Des débuts mythiques
L’œuvre de Mozart, dans toute la diversité de sa production, trouva de tout temps un écrin idéal avenue Montaigne pour s’épanouir. Ses concertos, et pas seulement ceux pour piano, furent très souvent au programme des grands orchestres français et étrangers, de même que les symphonies – et pas seulement les trois dernières –, ainsi que ses plus beaux airs de concerts. Concernant le domaine de l’opéra, le Théâtre des frères Perret fut le témoin de quelques-unes des plus belles réussites scéniques avec des distributions de très haut niveau ou de jeunes artistes promis à un bel avenir. Feuilletons quelques souvenirs...

L'OPÉRA DE VIENNE

L’opéra de Vienne ouvrit le bal en mai 1924 avec ces «représentations officielles» sous la direction de Franz Shalk pour une série de représentations de Don Giovanni, des Noces de Figaro et de L’Enlèvement au sérail «dans la version originale de l’Opéra de Vienne», c’est à dire que ces trois ouvrages furent donnés en langue allemande. Walther Straram, au pupitre de son Orchestre, poursuivit ce cycle du 5 au 24 juin en présentant à son tour Don Giovanni, Così fan tutte et Les Noces de Figaro... avec à la fois en comtesse et Elvire une certaine Ganna Walska, toute nouvelle propriétaire du Théâtre qu’elle venait de recevoir comme cadeau de mariage...

BRUNO WALTER

En 1928, Bruno Walter, avec le concours du metteur en scène Fiormin Gémier, dirige un cycle Mozart resté historique avec notamment la présence des chanteurs Mariano Stabile, Gabrielle Ritter Ciampi et Lotte Schoene. Cette fois-ci, Don Giovanni, Così fan tutte et La Flûte enchantée furent donnés dans leur langue originale, tandis que Les Noces et L’Enlèvement, ouvrages à la fois plus populaires et où le «parlé» compte tant, furent présentés eux en français.

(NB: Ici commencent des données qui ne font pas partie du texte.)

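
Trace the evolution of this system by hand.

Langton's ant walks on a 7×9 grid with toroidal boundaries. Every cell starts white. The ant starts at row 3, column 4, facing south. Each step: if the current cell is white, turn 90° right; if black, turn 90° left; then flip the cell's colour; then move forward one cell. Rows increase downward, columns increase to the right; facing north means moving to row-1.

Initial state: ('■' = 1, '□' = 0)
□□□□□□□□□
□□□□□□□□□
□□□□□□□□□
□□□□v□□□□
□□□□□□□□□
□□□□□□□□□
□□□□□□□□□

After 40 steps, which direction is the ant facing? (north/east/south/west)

south

gen 0: □□□□□□□□□
□□□□□□□□□
□□□□□□□□□
□□□□v□□□□
□□□□□□□□□
□□□□□□□□□
□□□□□□□□□
gen 1: □□□□□□□□□
□□□□□□□□□
□□□□□□□□□
□□□<■□□□□
□□□□□□□□□
□□□□□□□□□
□□□□□□□□□
gen 2: □□□□□□□□□
□□□□□□□□□
□□□^□□□□□
□□□■■□□□□
□□□□□□□□□
□□□□□□□□□
□□□□□□□□□
gen 3: □□□□□□□□□
□□□□□□□□□
□□□■>□□□□
□□□■■□□□□
□□□□□□□□□
□□□□□□□□□
□□□□□□□□□
gen 4: □□□□□□□□□
□□□□□□□□□
□□□■■□□□□
□□□■v□□□□
□□□□□□□□□
□□□□□□□□□
□□□□□□□□□
gen 5: □□□□□□□□□
□□□□□□□□□
□□□■■□□□□
□□□■□>□□□
□□□□□□□□□
□□□□□□□□□
□□□□□□□□□
gen 6: □□□□□□□□□
□□□□□□□□□
□□□■■□□□□
□□□■□■□□□
□□□□□v□□□
□□□□□□□□□
□□□□□□□□□
gen 7: □□□□□□□□□
□□□□□□□□□
□□□■■□□□□
□□□■□■□□□
□□□□<■□□□
□□□□□□□□□
□□□□□□□□□
gen 8: □□□□□□□□□
□□□□□□□□□
□□□■■□□□□
□□□■^■□□□
□□□□■■□□□
□□□□□□□□□
□□□□□□□□□
gen 9: □□□□□□□□□
□□□□□□□□□
□□□■■□□□□
□□□■■>□□□
□□□□■■□□□
□□□□□□□□□
□□□□□□□□□
gen 10: □□□□□□□□□
□□□□□□□□□
□□□■■^□□□
□□□■■□□□□
□□□□■■□□□
□□□□□□□□□
□□□□□□□□□
gen 11: □□□□□□□□□
□□□□□□□□□
□□□■■■>□□
□□□■■□□□□
□□□□■■□□□
□□□□□□□□□
□□□□□□□□□
gen 12: □□□□□□□□□
□□□□□□□□□
□□□■■■■□□
□□□■■□v□□
□□□□■■□□□
□□□□□□□□□
□□□□□□□□□
gen 13: □□□□□□□□□
□□□□□□□□□
□□□■■■■□□
□□□■■<■□□
□□□□■■□□□
□□□□□□□□□
□□□□□□□□□
gen 14: □□□□□□□□□
□□□□□□□□□
□□□■■^■□□
□□□■■■■□□
□□□□■■□□□
□□□□□□□□□
□□□□□□□□□
gen 15: □□□□□□□□□
□□□□□□□□□
□□□■<□■□□
□□□■■■■□□
□□□□■■□□□
□□□□□□□□□
□□□□□□□□□
gen 16: □□□□□□□□□
□□□□□□□□□
□□□■□□■□□
□□□■v■■□□
□□□□■■□□□
□□□□□□□□□
□□□□□□□□□
gen 17: □□□□□□□□□
□□□□□□□□□
□□□■□□■□□
□□□■□>■□□
□□□□■■□□□
□□□□□□□□□
□□□□□□□□□
gen 18: □□□□□□□□□
□□□□□□□□□
□□□■□^■□□
□□□■□□■□□
□□□□■■□□□
□□□□□□□□□
□□□□□□□□□
gen 19: □□□□□□□□□
□□□□□□□□□
□□□■□■>□□
□□□■□□■□□
□□□□■■□□□
□□□□□□□□□
□□□□□□□□□
gen 20: □□□□□□□□□
□□□□□□^□□
□□□■□■□□□
□□□■□□■□□
□□□□■■□□□
□□□□□□□□□
□□□□□□□□□
gen 21: □□□□□□□□□
□□□□□□■>□
□□□■□■□□□
□□□■□□■□□
□□□□■■□□□
□□□□□□□□□
□□□□□□□□□
gen 22: □□□□□□□□□
□□□□□□■■□
□□□■□■□v□
□□□■□□■□□
□□□□■■□□□
□□□□□□□□□
□□□□□□□□□
gen 23: □□□□□□□□□
□□□□□□■■□
□□□■□■<■□
□□□■□□■□□
□□□□■■□□□
□□□□□□□□□
□□□□□□□□□
gen 24: □□□□□□□□□
□□□□□□^■□
□□□■□■■■□
□□□■□□■□□
□□□□■■□□□
□□□□□□□□□
□□□□□□□□□
gen 25: □□□□□□□□□
□□□□□<□■□
□□□■□■■■□
□□□■□□■□□
□□□□■■□□□
□□□□□□□□□
□□□□□□□□□
gen 26: □□□□□^□□□
□□□□□■□■□
□□□■□■■■□
□□□■□□■□□
□□□□■■□□□
□□□□□□□□□
□□□□□□□□□
gen 27: □□□□□■>□□
□□□□□■□■□
□□□■□■■■□
□□□■□□■□□
□□□□■■□□□
□□□□□□□□□
□□□□□□□□□
gen 28: □□□□□■■□□
□□□□□■v■□
□□□■□■■■□
□□□■□□■□□
□□□□■■□□□
□□□□□□□□□
□□□□□□□□□
gen 29: □□□□□■■□□
□□□□□<■■□
□□□■□■■■□
□□□■□□■□□
□□□□■■□□□
□□□□□□□□□
□□□□□□□□□
gen 30: □□□□□■■□□
□□□□□□■■□
□□□■□v■■□
□□□■□□■□□
□□□□■■□□□
□□□□□□□□□
□□□□□□□□□
gen 31: □□□□□■■□□
□□□□□□■■□
□□□■□□>■□
□□□■□□■□□
□□□□■■□□□
□□□□□□□□□
□□□□□□□□□
gen 32: □□□□□■■□□
□□□□□□^■□
□□□■□□□■□
□□□■□□■□□
□□□□■■□□□
□□□□□□□□□
□□□□□□□□□
gen 33: □□□□□■■□□
□□□□□<□■□
□□□■□□□■□
□□□■□□■□□
□□□□■■□□□
□□□□□□□□□
□□□□□□□□□
gen 34: □□□□□^■□□
□□□□□■□■□
□□□■□□□■□
□□□■□□■□□
□□□□■■□□□
□□□□□□□□□
□□□□□□□□□
gen 35: □□□□<□■□□
□□□□□■□■□
□□□■□□□■□
□□□■□□■□□
□□□□■■□□□
□□□□□□□□□
□□□□□□□□□
gen 36: □□□□■□■□□
□□□□□■□■□
□□□■□□□■□
□□□■□□■□□
□□□□■■□□□
□□□□□□□□□
□□□□^□□□□
gen 37: □□□□■□■□□
□□□□□■□■□
□□□■□□□■□
□□□■□□■□□
□□□□■■□□□
□□□□□□□□□
□□□□■>□□□
gen 38: □□□□■v■□□
□□□□□■□■□
□□□■□□□■□
□□□■□□■□□
□□□□■■□□□
□□□□□□□□□
□□□□■■□□□
gen 39: □□□□<■■□□
□□□□□■□■□
□□□■□□□■□
□□□■□□■□□
□□□□■■□□□
□□□□□□□□□
□□□□■■□□□
gen 40: □□□□□■■□□
□□□□v■□■□
□□□■□□□■□
□□□■□□■□□
□□□□■■□□□
□□□□□□□□□
□□□□■■□□□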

LOTTE SCHOENE : UNE "BELLE" PERSONNALITÉ

Immense mozartienne, la cantatrice viennoise Lotte Schoene fut l’une des plus admirées de l’entre-deux guerres. Elle avait été le Chérubin de Franz Schalk et de l’Opéra de Vienne lors de leur venue en 1924. Quatre ans plus tard, elle revient cette fois-ci avec Bruno Walter qui lui offrira sa première Pamina. Après cette série grandiose, Paris allait la revoir à de nombreuses reprises pour des concerts. L’Orchestre Pasdeloup comme celui de Walther Straram feront appel à elle pour bien sûr des airs de Mozart mais également Schubert et surtout Le Chant de la Terre de Mahler. Les saisons suivantes, on la retrouve pour Debussy, des lieder de Schubert, Liszt, Wolf et des mélodies de Strauss. La guerre fut une douloureuse épreuve pour elle et ses proches. Elle reviendra au Théâtre le 17 décembre 1945 avec Charles Munch pour offrir une dernière fois au public parisien des extraits de son art en Suzanne et Pamina.

L'APRÈS-GUERRE

Les venues dans les années d’après-guerre de l’Opéra de Vienne furent les meilleures ambassadrices des ouvrages mozartiens. Au printemps 1947, Joseph Krips dirigea plusieurs représentations de Don Giovanni et de Così fan tutte (tout deux en langue allemande selon la tradition viennoise de l’époque). Deux ans plus tard, la Staatsoper retrouva les rives de la Seine. Krips dirigea L’Enlèvement au sérail et Karl Böhm assura les représentations des Noces de Figaro avec une distribution de rêve : la jeune Elizabeth Schwarzkopf incarnait Suzanne, Maria Reining, la comtesse, et Sena Jurinac, Chérubin. En 1951, eut lieu une nouvelle tournée avec une nouvelle fois Les Noces complétées cette fois-ci du Fidelio de Beethoven.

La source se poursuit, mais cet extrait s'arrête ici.